Let $f\in C^2([a.b])$, assume that $$f(a)=0=f(b),~f'(a) = 1,f'(b) =0.$$ Prove that $$\int_{a}^{b}\Big|f''(x)\Big|^2\mathrm{d}x\geq \frac{4}{b-a}.$$
Is there a way to convert it into an eigenvalue problem and then one may look for the first eigenvalue as the lower bound?
Change the variables: $x=(b-a)t+a$ and $g(t)=f((b-a)t+a)$ $$\int_a^b|f''(x)|^2dx = \int_0^1 |f''((b-a)t+a)|^2 (b-a) dt =\frac{1}{(b-a)^3} \int_0^1 |g''(t)|^2 dt$$
Therefore the problem is equivalent to proving
$$\int_0^1|g''(t)|^2dt \geq4 (b-a)^2$$ for $g\in C^2([0,1])$ with $g(0)=g(1)=0$, $g'(0)=(b-a)=:c$ and $g'(1)=0$.
Let $\phi$ be smooth then using boundary data and integration by parts and Holder we get $$\left| -c\phi(0)+\int_0^1g\phi'' dx \right|= \left| \int_0^1g''\phi dx \right| \leq \left(\int_0^1|g''|^2\right)^\frac{1}{2} \cdot \left( \int_0^1 \phi^2 \right)^\frac{1}{2}$$
Next the problem is to choose the correct $\phi$. Firstly we want $\phi''=0$ so that we get rid of the "bad" term on LHS. So $\phi$ is linear. Also note that the above inequality is invariant under $\phi \mapsto K \cdot \phi$, where $K$ is a constant. So we can look for $\phi(x)=Ax+1$ and find $A$. Now the inequality reads
$$\int_0^1 |g''|^2 \geq c^2 \frac{|\phi(0)|^2}{\int_0^1 \phi^2}$$
Remains to choose $\phi$ so that the ratio in front of $c^2$ is $4$. So one can find that $\phi(x)=-\frac{3}{2}x+1$ works. Note that $\phi(0)=1$ and $$\int_0^1 \phi^2 dx = \frac{2}{3} \frac{(\frac{3}{2}x-1)^3}{3} |_0^1 = \frac{1}{4}$$.

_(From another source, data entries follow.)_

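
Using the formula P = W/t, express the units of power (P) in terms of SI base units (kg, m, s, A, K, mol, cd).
Units of each symbol in P = W/t:
  W (work): kg·m²/s²
  t (time): s  → in the denominator, contributes 1/s

Multiplying the contributions: [kg·m²/s²] · [1/s]
Adding exponents of each base unit: kg: 1, m: 2, s: -3
SI base units of power: kg·m²/s³

Answer: kg·m²/s³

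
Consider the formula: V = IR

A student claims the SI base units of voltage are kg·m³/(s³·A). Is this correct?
Units of each symbol in V = IR:
  I (current): A
  R (resistance, in ohms): kg·m²/(s³·A²)

Multiplying the contributions: [A] · [kg·m²/(s³·A²)]
Adding exponents of each base unit: kg: 1, m: 2, s: -3, A: -1
SI base units of voltage: kg·m²/(s³·A)

The claimed units kg·m³/(s³·A) (exponents kg: 1, m: 3, s: -3, A: -1) do not match the derived units kg·m²/(s³·A) (exponents kg: 1, m: 2, s: -3, A: -1), so the claim is incorrect.

Answer: No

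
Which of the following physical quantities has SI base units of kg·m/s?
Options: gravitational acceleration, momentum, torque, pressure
Checking the SI base units of each option:
  gravitational acceleration (g = GM/r²): m/s²  ✗
  momentum (p = mv): kg·m/s  ✓ matches
  torque (τ = Fr): kg·m²/s²  ✗
  pressure (P = F/A): kg/(m·s²)  ✗

Only momentum has units kg·m/s.

Answer: momentum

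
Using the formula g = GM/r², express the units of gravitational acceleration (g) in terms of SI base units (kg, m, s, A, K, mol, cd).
Units of each symbol in g = GM/r²:
  G (gravitational constant): m³/(kg·s²)
  M (mass): kg
  r (distance): m  → to the power 2 in the denominator, contributes 1/m²

Multiplying the contributions: [m³/(kg·s²)] · [kg] · [1/m²]
Adding exponents of each base unit: m: 1, s: -2
SI base units of gravitational acceleration: m/s²

Answer: m/s²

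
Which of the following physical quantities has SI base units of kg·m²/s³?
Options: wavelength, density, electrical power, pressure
Checking the SI base units of each option:
  wavelength (λ = v/f): m  ✗
  density (ρ = m/V): kg/m³  ✗
  electrical power (P = IV): kg·m²/s³  ✓ matches
  pressure (P = F/A): kg/(m·s²)  ✗

Only electrical power has units kg·m²/s³.

Answer: electrical power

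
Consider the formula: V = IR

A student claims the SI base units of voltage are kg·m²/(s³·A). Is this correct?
Units of each symbol in V = IR:
  I (current): A
  R (resistance, in ohms): kg·m²/(s³·A²)

Multiplying the contributions: [A] · [kg·m²/(s³·A²)]
Adding exponents of each base unit: kg: 1, m: 2, s: -3, A: -1
SI base units of voltage: kg·m²/(s³·A)

The claimed units kg·m²/(s³·A) match the derived units, so the claim is correct.

Answer: Yes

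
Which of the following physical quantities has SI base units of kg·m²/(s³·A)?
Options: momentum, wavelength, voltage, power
Checking the SI base units of each option:
  momentum (p = mv): kg·m/s  ✗
  wavelength (λ = v/f): m  ✗
  voltage (V = IR): kg·m²/(s³·A)  ✓ matches
  power (P = W/t): kg·m²/s³  ✗

Only voltage has units kg·m²/(s³·A).

Answer: voltage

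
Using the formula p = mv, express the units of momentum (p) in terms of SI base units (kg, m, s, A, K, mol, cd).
Units of each symbol in p = mv:
  m (mass): kg
  v (velocity): m/s

Multiplying the contributions: [kg] · [m/s]
Adding exponents of each base unit: kg: 1, m: 1, s: -1
SI base units of momentum: kg·m/s

Answer: kg·m/s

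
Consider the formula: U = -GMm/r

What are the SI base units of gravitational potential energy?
Units of each symbol in U = -GMm/r:
  G (gravitational constant): m³/(kg·s²)
  M (mass): kg
  m (mass): kg
  r (distance): m  → in the denominator, contributes 1/m
  The minus sign does not affect the units.

Multiplying the contributions: [m³/(kg·s²)] · [kg] · [kg] · [1/m]
Adding exponents of each base unit: kg: 1, m: 2, s: -2
SI base units of gravitational potential energy: kg·m²/s²

Answer: kg·m²/s²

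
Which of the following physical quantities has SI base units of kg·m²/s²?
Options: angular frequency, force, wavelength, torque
Checking the SI base units of each option:
  angular frequency (ω = 2πf): 1/s  ✗
  force (F = ma): kg·m/s²  ✗
  wavelength (λ = v/f): m  ✗
  torque (τ = Fr): kg·m²/s²  ✓ matches

Only torque has units kg·m²/s².

Answer: torque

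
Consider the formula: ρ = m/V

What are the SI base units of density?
Units of each symbol in ρ = m/V:
  m (mass): kg
  V (volume): m³  → in the denominator, contributes 1/m³

Multiplying the contributions: [kg] · [1/m³]
Adding exponents of each base unit: kg: 1, m: -3
SI base units of density: kg/m³

Answer: kg/m³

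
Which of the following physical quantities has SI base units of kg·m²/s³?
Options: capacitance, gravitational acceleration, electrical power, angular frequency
Checking the SI base units of each option:
  capacitance (C = Q/V): s⁴·A²/(kg·m²)  ✗
  gravitational acceleration (g = GM/r²): m/s²  ✗
  electrical power (P = IV): kg·m²/s³  ✓ matches
  angular frequency (ω = 2πf): 1/s  ✗

Only electrical power has units kg·m²/s³.

Answer: electrical power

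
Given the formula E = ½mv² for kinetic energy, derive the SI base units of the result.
Units of each symbol in E = ½mv²:
  m (mass): kg
  v (speed): m/s  → to the power 2, contributes m²/s²
  The factor ½ is dimensionless.

Multiplying the contributions: [kg] · [m²/s²]
Adding exponents of each base unit: kg: 1, m: 2, s: -2
SI base units of kinetic energy: kg·m²/s²

Answer: kg·m²/s²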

Moreover it is the best constant in this family since $\int_0^1 (Ax+1)^2 dx = \frac{1}{3} (A^2+3A+3)$ and we want to minimize this quantity (since it is in the denominator). Minimum achieved at the vertex $A=-\frac{3}{2}$. Also in general the constant $4$ is optimal since if you take $f$ to be $3$rd order polynomial satisfying all the given BC then you obtain equality.